Couchepin Pascal · Bundesrat · 2003-03-13
Couchepin Pascal · Bundesrat · Wallis · 2003-03-13
Wortprotokoll
Je vous invite aussi à rejeter la proposition de minorité.
Il ne s'agit pas de mettre en doute la qualité des prestations des chiropraticiens. Tout le monde est d'accord pour dire qu'ils sont comme les autres prestataires de soins: la plupart d'entre eux sont bons, il peut y en avoir de moins bons et il peut y en avoir de très bons. Mais enfin, dans l'ensemble, les chiropraticiens ne sont pas différents des autres praticiens. Le problème, c'est qu'ils ont une formation très spécialisée et qu'ici, on leur donne la possibilité de poser un diagnostic général qui nécessite une culture scientifique plus générale que celle qu'ils ont acquise à travers des études très spécialisées, qu'ils font d'ailleurs aux Etats-Unis. Je crois qu'il n'y a pas d'école de chiropraticiens en Suisse, et probablement même pas en Europe. C'est donc une question de principe.
Peut-être bien que dans certains cas, ça réduit les coûts dans la mesure où on n'a pas besoin de recourir à un médecin en plus. Mais, quand même, probablement que ça augmente les coûts parce que ça signifie qu'une nouvelle catégorie de prestataires de soins, à côté des médecins, aurait la possibilité de prescrire des prestations.

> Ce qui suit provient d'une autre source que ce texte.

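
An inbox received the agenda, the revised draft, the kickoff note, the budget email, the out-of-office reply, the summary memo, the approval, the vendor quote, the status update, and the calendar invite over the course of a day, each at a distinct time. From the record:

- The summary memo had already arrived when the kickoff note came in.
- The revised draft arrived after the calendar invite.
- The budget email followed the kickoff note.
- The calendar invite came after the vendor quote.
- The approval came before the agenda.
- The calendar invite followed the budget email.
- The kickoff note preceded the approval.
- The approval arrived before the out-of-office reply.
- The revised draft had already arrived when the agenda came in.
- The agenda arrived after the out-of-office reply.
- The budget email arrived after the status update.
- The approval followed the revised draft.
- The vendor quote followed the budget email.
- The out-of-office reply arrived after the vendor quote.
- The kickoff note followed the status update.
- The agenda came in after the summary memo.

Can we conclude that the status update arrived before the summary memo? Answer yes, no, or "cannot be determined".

cannot be determined

No chain of stated constraints runs from the status update to the summary memo, and none runs from the summary memo to the status update either.
So the relative order of the status update and the summary memo is not fixed by the given facts.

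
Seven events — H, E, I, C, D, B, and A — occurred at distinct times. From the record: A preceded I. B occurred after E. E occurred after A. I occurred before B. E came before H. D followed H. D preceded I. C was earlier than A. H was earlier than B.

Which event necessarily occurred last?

Every other event has a chain of constraints placing it before B, so B is last.

B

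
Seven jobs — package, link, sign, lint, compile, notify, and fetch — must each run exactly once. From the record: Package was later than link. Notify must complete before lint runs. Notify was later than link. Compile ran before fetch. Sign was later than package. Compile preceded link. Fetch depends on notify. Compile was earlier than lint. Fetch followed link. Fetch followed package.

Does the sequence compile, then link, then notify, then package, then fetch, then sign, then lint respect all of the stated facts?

Check each stated constraint against the proposed order — e.g. compile is ahead of fetch; compile is ahead of lint. Every pair is in the required order; nothing is violated.

yes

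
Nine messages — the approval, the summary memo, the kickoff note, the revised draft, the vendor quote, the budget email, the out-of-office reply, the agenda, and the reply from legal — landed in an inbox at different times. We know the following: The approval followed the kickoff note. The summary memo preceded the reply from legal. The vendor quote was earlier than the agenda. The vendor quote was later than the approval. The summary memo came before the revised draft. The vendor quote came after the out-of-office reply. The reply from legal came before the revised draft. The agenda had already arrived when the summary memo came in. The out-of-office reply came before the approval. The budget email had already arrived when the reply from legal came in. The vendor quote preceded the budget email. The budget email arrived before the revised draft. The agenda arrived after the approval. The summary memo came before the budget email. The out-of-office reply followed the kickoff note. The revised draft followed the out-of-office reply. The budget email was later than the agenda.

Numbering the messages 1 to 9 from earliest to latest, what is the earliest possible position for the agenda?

5

The approval, the kickoff note, the out-of-office reply, and the vendor quote must all come before the agenda — 4 forced predecessors.
Nothing else is forced ahead of the agenda, so its earliest slot is position 4 + 1 = 5.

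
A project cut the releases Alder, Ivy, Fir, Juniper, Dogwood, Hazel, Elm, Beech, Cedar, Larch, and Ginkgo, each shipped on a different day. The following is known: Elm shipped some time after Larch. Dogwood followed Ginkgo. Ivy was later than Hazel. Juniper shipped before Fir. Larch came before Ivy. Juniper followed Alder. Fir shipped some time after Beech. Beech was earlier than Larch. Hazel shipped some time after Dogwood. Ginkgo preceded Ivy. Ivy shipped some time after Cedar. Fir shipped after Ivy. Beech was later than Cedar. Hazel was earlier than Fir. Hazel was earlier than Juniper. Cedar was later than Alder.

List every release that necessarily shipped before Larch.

Alder, Beech, Cedar

Directly stated before Larch: Beech.
Alder reaches Larch via Alder → Cedar → Beech → Larch.
Cedar reaches Larch via Cedar → Beech → Larch.
No chain forces Fir (or any of the others) ahead of Larch.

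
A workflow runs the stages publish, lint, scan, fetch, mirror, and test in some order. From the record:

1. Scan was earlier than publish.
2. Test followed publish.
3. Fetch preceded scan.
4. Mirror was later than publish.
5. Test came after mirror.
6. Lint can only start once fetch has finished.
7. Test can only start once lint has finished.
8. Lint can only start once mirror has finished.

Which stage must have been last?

test

Every other stage has a chain of constraints placing it before test, so test is last.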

La logique me dit que, s'il y a plus de gens qui sont en mesure de prescrire plus de prestations, probablement que les coûts vont être plus élevés que s'il y en a moins.

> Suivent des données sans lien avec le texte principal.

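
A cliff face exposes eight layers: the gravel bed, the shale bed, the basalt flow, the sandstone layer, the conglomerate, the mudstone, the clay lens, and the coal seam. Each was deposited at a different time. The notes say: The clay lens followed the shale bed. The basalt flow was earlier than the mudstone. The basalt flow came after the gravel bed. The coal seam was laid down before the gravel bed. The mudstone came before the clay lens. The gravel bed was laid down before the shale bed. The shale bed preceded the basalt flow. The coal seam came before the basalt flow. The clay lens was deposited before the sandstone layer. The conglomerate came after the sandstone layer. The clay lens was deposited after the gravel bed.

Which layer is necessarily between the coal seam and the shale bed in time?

Tracing the constraints gives the coal seam → the gravel bed → the shale bed, so the gravel bed sits after the coal seam and before the shale bed.
No other layer is forced both after the coal seam and before the shale bed.

the gravel bed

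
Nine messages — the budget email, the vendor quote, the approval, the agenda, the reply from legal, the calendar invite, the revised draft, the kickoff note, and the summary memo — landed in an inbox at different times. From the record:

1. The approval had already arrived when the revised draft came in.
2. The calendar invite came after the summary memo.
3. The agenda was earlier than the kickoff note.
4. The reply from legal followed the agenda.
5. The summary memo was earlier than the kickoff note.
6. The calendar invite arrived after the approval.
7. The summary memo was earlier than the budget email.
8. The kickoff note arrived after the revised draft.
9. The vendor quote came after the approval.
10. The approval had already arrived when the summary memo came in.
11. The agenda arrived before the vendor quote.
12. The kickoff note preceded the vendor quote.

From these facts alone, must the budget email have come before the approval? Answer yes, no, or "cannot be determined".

Tracing the constraints gives the approval → the summary memo → the budget email, so the approval must come before the budget email.
That means the budget email cannot be before the approval.

no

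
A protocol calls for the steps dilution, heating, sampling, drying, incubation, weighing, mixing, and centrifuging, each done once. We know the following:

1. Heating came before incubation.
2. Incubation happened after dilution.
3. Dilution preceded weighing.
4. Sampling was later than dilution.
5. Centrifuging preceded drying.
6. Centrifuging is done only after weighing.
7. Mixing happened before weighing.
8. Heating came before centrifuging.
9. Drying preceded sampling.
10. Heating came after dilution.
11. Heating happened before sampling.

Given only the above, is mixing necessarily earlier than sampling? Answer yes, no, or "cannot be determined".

yes

Chain the constraints: mixing → weighing → centrifuging → drying → sampling. Each link is directly stated, so mixing comes before sampling.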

L'argument principal, c'est de dire et de redire que les chiropraticiens - ça ne met pas en cause la qualité de la prestation qu'ils donnent - sont des gens qui sont spécialisés sur le squelette et qu'ils n'ont pas la possibilité, n'ayant pas la formation de base nécessaire, de poser un diagnostic général. Ici, il s'agit de poser un diagnostic et, ensuite, de prescrire des prestations fondées sur ce diagnostic qui doit prendre en compte la totalité du corps.